Car hire firm given until July to see if it can pay legal costs in airport pickup case

Trading performance of ER Travel, trading as Easirent.com, should be clear by July, judge says

Photograph: Cyril Byrne / THE IRISH TIMES
Photograph: Cyril Byrne / THE IRISH TIMES

An online car hire company suing over its alleged entitlement to pick up customers at Dublin Airport has been given until July to see if it can come up with €170,000 to pay for legal costs should it lose its High Court action over the dispute.

This is because the pandemic has devastated the travel and hospitality industry and by next July the trading performance of ER Travel, trading as Easirent.com, should be clear and the current uncertainty should largely have been “set to rest”, Mr Justice Max Barrett said.

ER does not have a concession at the airport but picks up customers who have booked over the internet and takes them to their vehicles at an off-airport location which it says means it can offer a better value rental.

The Dublin Airport Authority (DAA), which grants those concessions, says sending shuttle buses to pick up customers is a breach of its bye-laws requiring its permission to conduct business activities at the airport.

READ SOME MORE

There was an ongoing dispute between March 2016 and April 2019 and last year ER sued seeking declarations including that the DAA had acted outside its powers and was in breach of the airport bye-laws itself.

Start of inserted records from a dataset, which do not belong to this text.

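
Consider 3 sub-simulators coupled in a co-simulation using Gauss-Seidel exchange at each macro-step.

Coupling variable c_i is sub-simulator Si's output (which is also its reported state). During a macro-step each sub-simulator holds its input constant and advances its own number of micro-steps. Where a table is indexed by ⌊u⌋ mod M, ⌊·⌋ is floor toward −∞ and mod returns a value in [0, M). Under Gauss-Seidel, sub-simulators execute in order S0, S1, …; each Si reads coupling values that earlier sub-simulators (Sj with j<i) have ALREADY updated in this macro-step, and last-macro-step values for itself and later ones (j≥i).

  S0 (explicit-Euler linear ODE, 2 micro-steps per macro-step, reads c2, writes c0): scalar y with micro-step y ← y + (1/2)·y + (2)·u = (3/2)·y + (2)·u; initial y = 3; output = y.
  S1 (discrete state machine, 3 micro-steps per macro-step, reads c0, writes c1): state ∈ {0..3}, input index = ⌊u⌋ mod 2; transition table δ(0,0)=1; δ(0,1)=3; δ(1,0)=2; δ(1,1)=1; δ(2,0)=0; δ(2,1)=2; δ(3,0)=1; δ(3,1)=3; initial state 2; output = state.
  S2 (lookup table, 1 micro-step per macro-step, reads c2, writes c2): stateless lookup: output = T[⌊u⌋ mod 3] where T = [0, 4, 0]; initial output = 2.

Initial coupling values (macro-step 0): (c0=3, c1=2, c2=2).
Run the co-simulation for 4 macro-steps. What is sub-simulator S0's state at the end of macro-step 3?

macro 1: S0 reads c2=2 → after 2×micro: 67/4; S1 reads c0=67/4 → after 3×micro: 2; S2 reads c2=2 → after 1×micro: 0 ⇒ (c0=67/4, c1=2, c2=0)
macro 2: S0 reads c2=0 → after 2×micro: 603/16; S1 reads c0=603/16 → after 3×micro: 2; S2 reads c2=0 → after 1×micro: 0 ⇒ (c0=603/16, c1=2, c2=0)
macro 3: S0 reads c2=0 → after 2×micro: 5427/64; S1 reads c0=5427/64 → after 3×micro: 2; S2 reads c2=0 → after 1×micro: 0 ⇒ (c0=5427/64, c1=2, c2=0)
macro 4: S0 reads c2=0 → after 2×micro: 48843/256; S1 reads c0=48843/256 → after 3×micro: 2; S2 reads c2=0 → after 1×micro: 0 ⇒ (c0=48843/256, c1=2, c2=0)

S0 state at macro-step 3 = 5427/64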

It also claimed the DAA was unlawfully abusing a dominant position in breach of the Competition Act 2002 and infringing the rights of passengers.

The claims were denied by the DAA which also opposed an application for an injunction preventing interference with ER’s position pending determination of the proceedings.

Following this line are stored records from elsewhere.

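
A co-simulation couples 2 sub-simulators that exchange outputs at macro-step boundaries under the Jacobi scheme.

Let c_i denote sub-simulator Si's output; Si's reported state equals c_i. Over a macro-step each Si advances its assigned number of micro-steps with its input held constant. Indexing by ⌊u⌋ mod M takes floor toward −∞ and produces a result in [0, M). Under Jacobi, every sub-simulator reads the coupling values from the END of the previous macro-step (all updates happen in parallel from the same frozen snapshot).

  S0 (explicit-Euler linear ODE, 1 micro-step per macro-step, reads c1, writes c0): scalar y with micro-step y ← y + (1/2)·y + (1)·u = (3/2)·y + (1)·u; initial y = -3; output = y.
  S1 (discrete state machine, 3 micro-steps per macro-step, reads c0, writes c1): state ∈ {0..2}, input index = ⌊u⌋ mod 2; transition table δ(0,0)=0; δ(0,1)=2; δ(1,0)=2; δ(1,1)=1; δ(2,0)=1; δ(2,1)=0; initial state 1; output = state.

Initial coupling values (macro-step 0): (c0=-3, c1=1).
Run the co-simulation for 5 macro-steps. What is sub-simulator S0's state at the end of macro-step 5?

S0 state at macro-step 5 = -251/32

macro 1: S0 reads c1=1 → after 1×micro: -7/2; S1 reads c0=-3 → after 3×micro: 1 ⇒ (c0=-7/2, c1=1)
macro 2: S0 reads c1=1 → after 1×micro: -17/4; S1 reads c0=-7/2 → after 3×micro: 2 ⇒ (c0=-17/4, c1=2)
macro 3: S0 reads c1=2 → after 1×micro: -35/8; S1 reads c0=-17/4 → after 3×micro: 0 ⇒ (c0=-35/8, c1=0)
macro 4: S0 reads c1=0 → after 1×micro: -105/16; S1 reads c0=-35/8 → after 3×micro: 2 ⇒ (c0=-105/16, c1=2)
macro 5: S0 reads c1=2 → after 1×micro: -251/32; S1 reads c0=-105/16 → after 3×micro: 0 ⇒ (c0=-251/32, c1=0)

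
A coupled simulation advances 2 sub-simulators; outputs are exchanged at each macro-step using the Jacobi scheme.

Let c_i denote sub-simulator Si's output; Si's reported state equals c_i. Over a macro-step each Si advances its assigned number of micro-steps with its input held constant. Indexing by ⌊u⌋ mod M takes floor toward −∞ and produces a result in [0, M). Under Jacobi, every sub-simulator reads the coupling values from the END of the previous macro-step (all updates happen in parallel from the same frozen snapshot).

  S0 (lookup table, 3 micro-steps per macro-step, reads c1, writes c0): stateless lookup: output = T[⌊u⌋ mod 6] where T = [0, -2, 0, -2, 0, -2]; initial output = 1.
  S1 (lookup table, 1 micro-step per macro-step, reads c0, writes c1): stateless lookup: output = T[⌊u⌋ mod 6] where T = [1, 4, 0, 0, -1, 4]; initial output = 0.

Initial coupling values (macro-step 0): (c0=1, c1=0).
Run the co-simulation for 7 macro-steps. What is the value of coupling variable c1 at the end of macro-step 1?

macro 1: S0 reads c1=0 → after 3×micro: 0; S1 reads c0=1 → after 1×micro: 4 ⇒ (c0=0, c1=4)
macro 2: S0 reads c1=4 → after 3×micro: 0; S1 reads c0=0 → after 1×micro: 1 ⇒ (c0=0, c1=1)
macro 3: S0 reads c1=1 → after 3×micro: -2; S1 reads c0=0 → after 1×micro: 1 ⇒ (c0=-2, c1=1)
macro 4: S0 reads c1=1 → after 3×micro: -2; S1 reads c0=-2 → after 1×micro: -1 ⇒ (c0=-2, c1=-1)
macro 5: S0 reads c1=-1 → after 3×micro: -2; S1 reads c0=-2 → after 1×micro: -1 ⇒ (c0=-2, c1=-1)
macro 6: S0 reads c1=-1 → after 3×micro: -2; S1 reads c0=-2 → after 1×micro: -1 ⇒ (c0=-2, c1=-1)
macro 7: S0 reads c1=-1 → after 3×micro: -2; S1 reads c0=-2 → after 1×micro: -1 ⇒ (c0=-2, c1=-1)

c1 at macro-step 1 = 4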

That injunction was refused and the DAA got an order from the court requiring ER to come up with €170,000 security for costs up front should it lose the main action.

ER did not pay up and the DAA sought to have the case dismissed entirely.

ER opposed this application saying that like most of the travel industry it had been devastated by the economic effects of the pandemic. If it was given some time, it will have had “some opportunity to recover from the blows inflicted upon it by the effective shut-down of the air travel industry”, it said.

Mr Justice Barrett refused to dismiss the case and said he would adjourn it to mid-July.

At that time, the court will expect ER to provide it and the DAA with “a meaningful and comprehensive manner of how ER stands,” he said.

This will include a comprehensive “realistic programme” of how it can raise the money, its annual accounts for 2020, its management accounts for 2021 and if available by July 2021, its half-yearly accounts for 2021, he said.